Community Medicine (PSM) · Occupational Health and Legislation (ESI, Factories Act)

A 45-year-old sandblaster presents with progressive exertional dyspnoea and a chest X-ray showing bilateral upper-zone nodular shadows with 'eggshell calcification' of hilar lymph nodes.
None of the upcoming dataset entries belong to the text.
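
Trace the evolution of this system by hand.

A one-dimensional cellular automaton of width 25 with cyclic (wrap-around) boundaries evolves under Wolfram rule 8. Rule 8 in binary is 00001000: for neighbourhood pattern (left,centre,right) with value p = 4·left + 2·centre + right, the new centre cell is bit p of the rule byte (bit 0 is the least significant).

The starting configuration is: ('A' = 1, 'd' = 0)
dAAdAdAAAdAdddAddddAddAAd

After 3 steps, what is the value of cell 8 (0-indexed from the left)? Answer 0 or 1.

0

k=0  dAAdAdAAAdAdddAddddAddAAd
k=1  dAddddAdddddddddddddddAdd
k=2  ddddddddddddddddddddddddd
k=3  ddddddddddddddddddddddddd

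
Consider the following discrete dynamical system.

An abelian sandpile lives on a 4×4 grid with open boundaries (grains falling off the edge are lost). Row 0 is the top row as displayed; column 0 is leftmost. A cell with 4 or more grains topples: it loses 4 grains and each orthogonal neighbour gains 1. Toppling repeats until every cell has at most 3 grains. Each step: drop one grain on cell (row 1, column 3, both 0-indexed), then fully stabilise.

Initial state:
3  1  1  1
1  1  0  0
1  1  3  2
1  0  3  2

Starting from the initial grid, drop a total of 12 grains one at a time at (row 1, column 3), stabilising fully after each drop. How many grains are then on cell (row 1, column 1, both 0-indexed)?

t=0: 3  1  1  1
1  1  0  0
1  1  3  2
1  0  3  2
t=1: 3  1  1  1
1  1  0  1
1  1  3  2
1  0  3  2
t=2: 3  1  1  1
1  1  0  2
1  1  3  2
1  0  3  2
t=3: 3  1  1  1
1  1  0  3
1  1  3  2
1  0  3  2
t=4: 3  1  1  2
1  1  1  0
1  1  3  3
1  0  3  2
t=5: 3  1  1  2
1  1  1  1
1  1  3  3
1  0  3  2
t=6: 3  1  1  2
1  1  1  2
1  1  3  3
1  0  3  2
t=7: 3  1  1  2
1  1  1  3
1  1  3  3
1  0  3  2
t=8: 3  1  1  3
1  1  3  1
1  2  1  2
1  1  1  0
t=9: 3  1  1  3
1  1  3  2
1  2  1  2
1  1  1  0
t=10: 3  1  1  3
1  1  3  3
1  2  1  2
1  1  1  0
t=11: 3  1  3  0
1  2  0  2
1  2  2  3
1  1  1  0
t=12: 3  1  3  0
1  2  0  3
1  2  2  3
1  1  1  0

2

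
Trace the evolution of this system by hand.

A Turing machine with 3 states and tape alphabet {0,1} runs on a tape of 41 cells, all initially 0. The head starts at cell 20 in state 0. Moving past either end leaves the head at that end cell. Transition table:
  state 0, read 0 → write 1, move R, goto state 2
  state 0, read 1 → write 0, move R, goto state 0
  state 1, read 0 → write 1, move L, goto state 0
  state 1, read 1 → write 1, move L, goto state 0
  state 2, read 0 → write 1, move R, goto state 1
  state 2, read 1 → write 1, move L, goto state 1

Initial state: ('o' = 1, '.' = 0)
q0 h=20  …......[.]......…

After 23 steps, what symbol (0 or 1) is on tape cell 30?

0

step 0: q0 h=20  …......[.]......…
step 1: q2 h=21  ….....o[.]......…
step 2: q1 h=22  …....oo[.]......…
step 3: q0 h=21  ….....o[o]o.....…
step 4: q0 h=22  …....o.[o]......…
step 5: q0 h=23  …...o..[.]......…
step 6: q2 h=24  …..o..o[.]......…
step 7: q1 h=25  ….o..oo[.]......…
step 8: q0 h=24  …..o..o[o]o.....…
step 9: q0 h=25  ….o..o.[o]......…
step 10: q0 h=26  …o..o..[.]......…
step 11: q2 h=27  …..o..o[.]......…
step 12: q1 h=28  ….o..oo[.]......…
step 13: q0 h=27  …..o..o[o]o.....…
step 14: q0 h=28  ….o..o.[o]......…
step 15: q0 h=29  …o..o..[.]......…
step 16: q2 h=30  …..o..o[.]......…
step 17: q1 h=31  ….o..oo[.]......…
step 18: q0 h=30  …..o..o[o]o.....…
step 19: q0 h=31  ….o..o.[o]......…
step 20: q0 h=32  …o..o..[.]......…
step 21: q2 h=33  …..o..o[.]......…
step 22: q1 h=34  ….o..oo[.]......|
step 23: q0 h=33  …..o..o[o]o.....…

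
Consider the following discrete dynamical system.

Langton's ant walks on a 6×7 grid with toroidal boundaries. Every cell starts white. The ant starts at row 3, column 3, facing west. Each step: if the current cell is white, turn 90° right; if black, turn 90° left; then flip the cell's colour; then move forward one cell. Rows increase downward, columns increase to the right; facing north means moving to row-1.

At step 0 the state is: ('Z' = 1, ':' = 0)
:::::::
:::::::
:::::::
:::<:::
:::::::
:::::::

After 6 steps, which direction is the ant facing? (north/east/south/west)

step 0: :::::::
:::::::
:::::::
:::<:::
:::::::
:::::::
step 1: :::::::
:::::::
:::^:::
:::Z:::
:::::::
:::::::
step 2: :::::::
:::::::
:::Z>::
:::Z:::
:::::::
:::::::
step 3: :::::::
:::::::
:::ZZ::
:::Zv::
:::::::
:::::::
step 4: :::::::
:::::::
:::ZZ::
:::<Z::
:::::::
:::::::
step 5: :::::::
:::::::
:::ZZ::
::::Z::
:::v:::
:::::::
step 6: :::::::
:::::::
:::ZZ::
::::Z::
::<Z:::
:::::::

west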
His FEV1/FVC ratio is 0.65. The MOST likely diagnosis and the occupational exposure responsible are:

  • A Asbestosis — asbestos fibres in shipyard workers
  • B Coal worker's pneumoconiosis — coal dust in miners
  • C Silicosis — free crystalline silica (SiO₂) in sandblasters/quarry workers
  • D Byssinosis — cotton dust in textile workers
Correct answer: C. Silicosis — free crystalline silica (SiO₂) in sandblasters/quarry workers

Explanation

Silicosis is caused by inhalation of free crystalline silica (SiO₂) and is the most common occupational lung disease. Classic features: bilateral upper-lobe nodular opacities on CXR, 'eggshell calcification' of hilar lymph nodes (highly specific), and progressive massive fibrosis. Occupational exposure includes sandblasting, quarrying, grinding granite, and tunnelling. Spirometry typically shows a restrictive or mixed pattern. Silicosis predisposes to TB (silicotuberculosis). Asbestosis causes lower-zone fibrosis with pleural plaques; CWP (coal workers' pneumoconiosis) lacks eggshell calcification. Byssinosis causes Monday morning chest tightness.

Reference: Park's Textbook of Preventive and Social Medicine, 27th ed.